Multimedyada Belis ve Batın var. Yine bölüm sınırı dolmadan yayımlıyorum. Yinede dolmamasına rağmen bölüm gerçekten çok gecikti. Bunun için sizden özür diliyorum ama okul sebebiyle ne yazıkki gecikmek zorunda kaldı. Oy ve yorumlarınızı bekliyorum. Şimdiden çok teşekkürler. Xoxo
Bölüm sınırı ON OY ve ÜÇ YORUM.

-Yağmur-

Öğrenmişti. Yekta cdleri benim değiştirdiğimi biliyordu. Kırmızı tonu yavaş yavaş bedenimi ele geçirmişti. Yanaklarım, boynum tüm bedenim alev almış gibiydi. Kesinlikle beni öldüreceklerdi. Ateş yumruk yaptığı elini rahatlatarak "Ufaklık nasıl bir işe karıştın bilmiyorum ama bu senin sonun olucak." Dedi. İnkar etmeliydim ama biliyordum ki ellerinde bir delil olmasa Yekta beni suçlamalarına izin vermezdi. Elimdeki kağıt kalemi çalışma önlüğümün içine koyarak gözlerimi Yekta'nın gözlerine diktim.
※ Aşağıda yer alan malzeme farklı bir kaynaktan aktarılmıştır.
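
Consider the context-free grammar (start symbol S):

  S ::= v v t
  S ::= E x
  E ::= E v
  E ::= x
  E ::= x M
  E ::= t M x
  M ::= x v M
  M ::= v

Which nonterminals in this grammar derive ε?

{ } (none)

No nonterminal has an empty production or an RHS whose symbols are all nullable.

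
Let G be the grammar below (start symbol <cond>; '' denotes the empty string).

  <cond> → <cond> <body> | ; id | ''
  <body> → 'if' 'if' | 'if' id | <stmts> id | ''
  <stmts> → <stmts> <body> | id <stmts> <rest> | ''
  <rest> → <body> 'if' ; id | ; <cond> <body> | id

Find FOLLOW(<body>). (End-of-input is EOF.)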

Görebildiğim tek şey hayalkırıklığıydı. Boğuk bir sesle "Yapmak zorundaydım." Diyebildim sadece. Ateş şu çizgi filmlerdeki kötü karakterler gibi kahkaha attı. Ateş'in nefreti Yekta'yı dahada sinirlendiriyor gibiydi. Kaşlarını hafif çattı derin derin nefes alışları birazdan burayı dağıtacağının habercisi gibiydi. Ayağa kalkıp omuzlarımı tuttu yüzünü görmek için kafamı kaldıracakken tüm kafeyi sarsan bir gürleme ile bedenimi delip geçen o kelimeler döküldü ağzından.
"Sakın! Sakın kafanı kaldırıp yüzüme bakma Yağmur. Senin benim yüzüme bakmaya yüzün yok artık!"
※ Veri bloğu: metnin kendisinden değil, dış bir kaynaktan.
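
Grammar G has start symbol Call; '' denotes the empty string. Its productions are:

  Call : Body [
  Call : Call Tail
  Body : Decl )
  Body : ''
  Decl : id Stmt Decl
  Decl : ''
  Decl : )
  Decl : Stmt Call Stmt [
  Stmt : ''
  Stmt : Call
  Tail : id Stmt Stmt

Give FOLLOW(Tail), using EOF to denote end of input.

{ EOF, ), [, id }

In Call : Call Tail: Tail is at the end, add FOLLOW(Call) = { EOF, ), [, id }.
Union: FOLLOW(Tail) = { EOF, ), [, id }.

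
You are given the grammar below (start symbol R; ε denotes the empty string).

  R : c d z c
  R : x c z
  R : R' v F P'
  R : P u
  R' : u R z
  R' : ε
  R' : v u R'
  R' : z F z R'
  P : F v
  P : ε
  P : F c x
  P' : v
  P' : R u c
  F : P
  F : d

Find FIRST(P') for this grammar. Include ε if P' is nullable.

P' : v contributes {v}.
From P' : R u c: add FIRST(R) = { c, d, u, v, x, z }.
Union: FIRST(P') = { c, d, u, v, x, z }.

{ c, d, u, v, x, z }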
Kafedeki tüm dikkati üzerimize çekmiştik. Ateş bağırmaya yer arıyormuş da bu fırsatı bulmuş gibi herkesin duyabileceği şekilde bağırdı.
"İşinize bakın lan!"
Yekta'nın az önce dediği cümle ona bakmamı engelleyememişti. Onun bana olan güvenini sarsmıştım ve o gruba zarar gelmesinden daha çok buna kızıyordu. Rahatlamak istediği açıktı kafasını yukarı kaldırıp gözlerini birkaç saniye kapalı tuttu. Sonra benden uzaklaşıp Ateş ile Batın'a dönerek;
"Benim bu ufaklıkla işlerim var siz burada takılın biraz." Diyerek kolumdan tuttuğu gibi dışarıya sürüklemeye başladı.
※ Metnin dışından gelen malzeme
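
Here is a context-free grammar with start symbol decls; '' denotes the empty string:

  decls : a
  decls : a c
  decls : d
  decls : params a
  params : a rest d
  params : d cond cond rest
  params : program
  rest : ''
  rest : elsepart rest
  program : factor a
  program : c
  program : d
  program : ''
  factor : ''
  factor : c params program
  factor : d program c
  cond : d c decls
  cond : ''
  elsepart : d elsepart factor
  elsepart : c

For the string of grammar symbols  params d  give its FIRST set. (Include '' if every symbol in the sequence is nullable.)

{ a, c, d }

Add FIRST(params)\{''} = { a, c, d }; params is nullable, continue.
d is a terminal; add {d} and stop.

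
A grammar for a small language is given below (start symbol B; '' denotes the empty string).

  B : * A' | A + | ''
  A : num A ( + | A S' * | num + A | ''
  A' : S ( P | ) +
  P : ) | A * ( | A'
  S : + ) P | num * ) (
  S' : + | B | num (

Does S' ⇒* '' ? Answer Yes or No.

S' : B and each of B is nullable, so S' ⇒* ''.

Yes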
Bedenimin her bir parçası dünyanın çeşitli yerlerinde bulunmadan önce bu işten sıyrılmalıydım.

- Belis -

Hazırlanan siparişleri alıp düşürmemeye çalışarak ilerlemeye başladım. Melis bu işi her gün nasıl yapıyordu? Bir çift dalgın ve dikkatli bir şekilde beni izleyen mavi gözle karşılaşınca olduğum yere mıhlandım. Ben olduğum yere mıhlanınca yerçekimi ve Batın'ın sayesinde elimdeki siparişler yerle seviyeli bir ilişki içerisine girdi. Kesin yemeklerde gözüm kaldığı için oldu. Yok canım ne münasebet bütün bu olanların hepsi onların suçu. Batın'a baktığımda yüzünde 'sana söylemiştim' dercesine bir ifade vardı ve gözleriyle yanıma gelen patronu işaret etti. Nasılda bu durumdan keyif alıyor piç kurusu!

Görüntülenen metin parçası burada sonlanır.